Halkı genel durumdan haberdar etmek son derece önemlidir.
Çünkü her şey açık söylendiği zaman halkın beyni çalışma halinde bulunacak, iyi şeyleri yapacak ve milletin zararına olan şeyleri reddederek şunun veya bunun arkasından gitmeyecektir.
Biliyoruz ki, Hz. Peygamberin kutlu asrında hutbeyi kendisi irat ederdi. Gerek Peygamber Efendimiz ve gerek Hulefai Raşidin dönemine ait hutbeleri okuyacak olursanız, görürsünüz ki söyledikleri şeyler o günün meseleleridir.
Yani o günün askeri, idari, mali, siyasi ve sosyal hususlardır.
Hutbelerin halkın anlayamayacağı bir dilde olması ve onların da bugünkü gerek ve ihtiyaçlarımıza değinmemesi, Halife ve Padişah adını taşıyan zorbaların arkasından köle gibi gitmeye zorlamak içindi.
Hutbeden amaç, halkın aydınlanması ve doğru yolun gösterilmesinden başka bir şey değildir.
Yüz, iki yüz, hatta bin yıl evvelki hutbeleri okumak, insanları bilgisizlik ve dalgınlık içinde bırakmak demektir.
Hutbe okuyanların herhalde halkın kullandığı dille görüşmesi gereklidir.
Minberler, halkın beyinleri vicdanları için bir verim kaynağı, bir ışık kaynağı olmuştur.

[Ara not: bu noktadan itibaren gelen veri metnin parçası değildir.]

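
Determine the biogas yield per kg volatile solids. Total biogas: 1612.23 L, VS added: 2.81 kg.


Y = V / VS
= 1612.23 / 2.81
= 573.7473 L/kg VS

573.7473 L/kg VS


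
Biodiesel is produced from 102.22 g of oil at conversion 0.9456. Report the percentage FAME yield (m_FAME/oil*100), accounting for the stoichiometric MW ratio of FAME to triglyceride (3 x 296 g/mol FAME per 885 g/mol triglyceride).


m_FAME = oil * conv * (3 * 296 / 885) = oil * conv * (888/885)
= 102.22 * 0.9456 * 888 / 885
= 96.9869 g
Y = m_FAME / oil * 100 = conv * (888/885) * 100
= 0.9456 * 888 / 885 * 100
= 94.88%

94.88%


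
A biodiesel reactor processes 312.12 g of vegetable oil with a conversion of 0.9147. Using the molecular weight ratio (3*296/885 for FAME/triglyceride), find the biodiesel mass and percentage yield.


m_FAME = oil * conv * (3 * 296 / 885) = oil * conv * (888/885)
= 312.12 * 0.9147 * 888 / 885
= 286.4639 g
Y = m_FAME / oil * 100 = conv * (888/885) * 100
= 0.9147 * 888 / 885 * 100
= 91.78%

286.4639 g FAME; Y = 91.78%


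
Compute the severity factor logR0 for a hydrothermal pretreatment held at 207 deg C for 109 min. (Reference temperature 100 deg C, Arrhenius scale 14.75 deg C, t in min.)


logR0 = log10(t * exp((T - 100) / 14.75))
= log10(109 * exp((207 - 100) / 14.75))
= 5.1879

5.1879


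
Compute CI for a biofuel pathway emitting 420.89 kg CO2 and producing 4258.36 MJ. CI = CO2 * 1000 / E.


CI = CO2 * 1000 / E
= 420.89 * 1000 / 4258.36
= 98.8385 g CO2/MJ

98.8385 g CO2/MJ


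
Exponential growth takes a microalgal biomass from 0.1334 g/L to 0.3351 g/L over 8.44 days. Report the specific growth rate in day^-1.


mu = ln(X2/X1) / dt
= ln(0.3351/0.1334) / 8.44
= 0.1091 per day

0.1091 per day


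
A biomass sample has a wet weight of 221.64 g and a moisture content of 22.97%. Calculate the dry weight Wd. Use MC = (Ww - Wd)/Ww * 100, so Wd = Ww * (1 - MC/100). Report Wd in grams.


Wd = Ww * (1 - MC/100)
= 221.64 * (1 - 22.97/100)
= 170.7293 g

170.7293 g


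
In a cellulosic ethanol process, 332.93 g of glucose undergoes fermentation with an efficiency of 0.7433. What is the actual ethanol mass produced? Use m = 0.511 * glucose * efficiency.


Actual ethanol: m = 0.511 * 332.93 * 0.7433
m = 126.4556 g

126.4556 g


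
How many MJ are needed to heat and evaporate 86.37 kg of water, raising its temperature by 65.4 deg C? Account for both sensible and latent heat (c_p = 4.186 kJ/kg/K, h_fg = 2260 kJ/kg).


E = m_water * (4.186 * dT + 2260) / 1000
= 86.37 * (4.186 * 65.4 + 2260) / 1000
= 218.8412 MJ

218.8412 MJ


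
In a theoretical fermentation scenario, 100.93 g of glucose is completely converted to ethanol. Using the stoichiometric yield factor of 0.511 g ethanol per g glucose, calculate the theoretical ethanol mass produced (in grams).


Theoretical ethanol yield: m_EtOH = 0.511 * m_glucose
m_EtOH = 0.511 * 100.93 = 51.5752 g

51.5752 g


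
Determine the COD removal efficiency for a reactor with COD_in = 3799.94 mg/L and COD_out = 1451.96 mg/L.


eta = (COD_in - COD_out) / COD_in * 100
= (3799.94 - 1451.96) / 3799.94 * 100
= 61.7899%

61.7899%


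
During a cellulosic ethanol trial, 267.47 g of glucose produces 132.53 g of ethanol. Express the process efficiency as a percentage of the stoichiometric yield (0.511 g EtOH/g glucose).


Fermentation efficiency = (actual / (0.511 * glucose)) * 100
= (132.53 / (0.511 * 267.47)) * 100
= 96.9657%

96.9657%


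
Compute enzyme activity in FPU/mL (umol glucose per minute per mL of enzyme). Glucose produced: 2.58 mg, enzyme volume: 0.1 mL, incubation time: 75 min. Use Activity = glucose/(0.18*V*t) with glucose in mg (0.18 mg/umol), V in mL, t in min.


Activity = glucose_mg / (0.18 mg/umol * V_mL * t_min)
= 2.58 / (0.18 * 0.1 * 75)
= 1.9111 FPU/mL

1.9111 FPU/mL


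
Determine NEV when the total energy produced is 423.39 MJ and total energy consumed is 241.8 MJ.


NEV = E_out - E_in
= 423.39 - 241.8
= 181.5900 MJ

181.5900 MJ


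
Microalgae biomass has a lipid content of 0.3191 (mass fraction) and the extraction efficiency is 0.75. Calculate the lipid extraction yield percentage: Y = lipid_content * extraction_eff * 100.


Y = lipid_content * extraction_eff * 100
= 0.3191 * 0.75 * 100
= 23.9325%

23.9325%


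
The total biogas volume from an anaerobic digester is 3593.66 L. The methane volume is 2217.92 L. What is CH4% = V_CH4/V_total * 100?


CH4% = V_CH4 / V_total * 100
= 2217.92 / 3593.66 * 100
= 61.7176%

61.7176%


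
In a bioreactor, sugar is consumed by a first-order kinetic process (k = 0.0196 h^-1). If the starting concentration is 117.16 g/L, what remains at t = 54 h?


S = S0 * exp(-k * t)
S = 117.16 * exp(-0.0196 * 54)
S = 40.6558 g/L

40.6558 g/L


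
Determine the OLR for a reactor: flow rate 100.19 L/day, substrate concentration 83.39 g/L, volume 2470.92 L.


OLR = Q * S / V
= 100.19 * 83.39 / 2470.92
= 3.3813 g/L/day

3.3813 g/L/day


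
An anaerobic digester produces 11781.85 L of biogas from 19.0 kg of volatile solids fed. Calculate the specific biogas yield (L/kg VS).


Y = V / VS
= 11781.85 / 19.0
= 620.0974 L/kg VS

620.0974 L/kg VS


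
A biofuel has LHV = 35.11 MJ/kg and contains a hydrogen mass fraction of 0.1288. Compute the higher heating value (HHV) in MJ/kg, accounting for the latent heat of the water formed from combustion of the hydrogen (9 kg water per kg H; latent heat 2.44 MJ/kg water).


HHV = LHV + H_frac * 9 * 2.44
= 35.11 + 0.1288 * 9 * 2.44
= 37.9384 MJ/kg

37.9384 MJ/kg


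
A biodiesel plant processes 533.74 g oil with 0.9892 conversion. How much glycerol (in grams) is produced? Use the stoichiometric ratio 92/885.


glycerol = oil * conv * (92/885)
= 533.74 * 0.9892 * 92 / 885
= 54.8856 g

54.8856 g


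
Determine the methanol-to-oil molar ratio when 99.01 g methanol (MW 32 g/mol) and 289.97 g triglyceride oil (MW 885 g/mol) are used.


Molar ratio = n_MeOH / n_oil = (MeOH/32) / (oil/885) = (MeOH * 885) / (32 * oil)
= (99.01 * 885) / (32 * 289.97)
= 9.4432

9.4432


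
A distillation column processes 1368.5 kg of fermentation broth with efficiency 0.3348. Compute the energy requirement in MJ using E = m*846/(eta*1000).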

Böyle olabilmek için minberlerden yansıyacak sözlerin bilinmesi ve anlaşılması, teknik ve bilim gerçeklerine uygun olması gerekir.
Hutbe okuyanların, siyasal, toplumsal ve uygar durumu her gün izlemesi zorunludur. Bunlar bilinmediği takdirde halka yanlış şeyler öğretilmiş olur.
Bu nedenle: hutbeler tamamen Türkçe ve zamanın gereklerine uygun olmalıdır ve olacaktır.”
MUSTAFA KEMAL ATATÜRK1923
(Atatürk’ün S.D. 11,s.9596)
Atatürk'ün 7 Şubat 1923 tarihinde Balıkesir Zağnos Paşa Camii'ndeki Cuma namazında bizzat Minber'e çıkarak verdiği hurbenin ardından Minberden inerken, camideki vatandaşların Atatürk'e soru sormaya başlamalarıyla, bu açıklamayı ayrıca yapmak durumunda kalmıştır.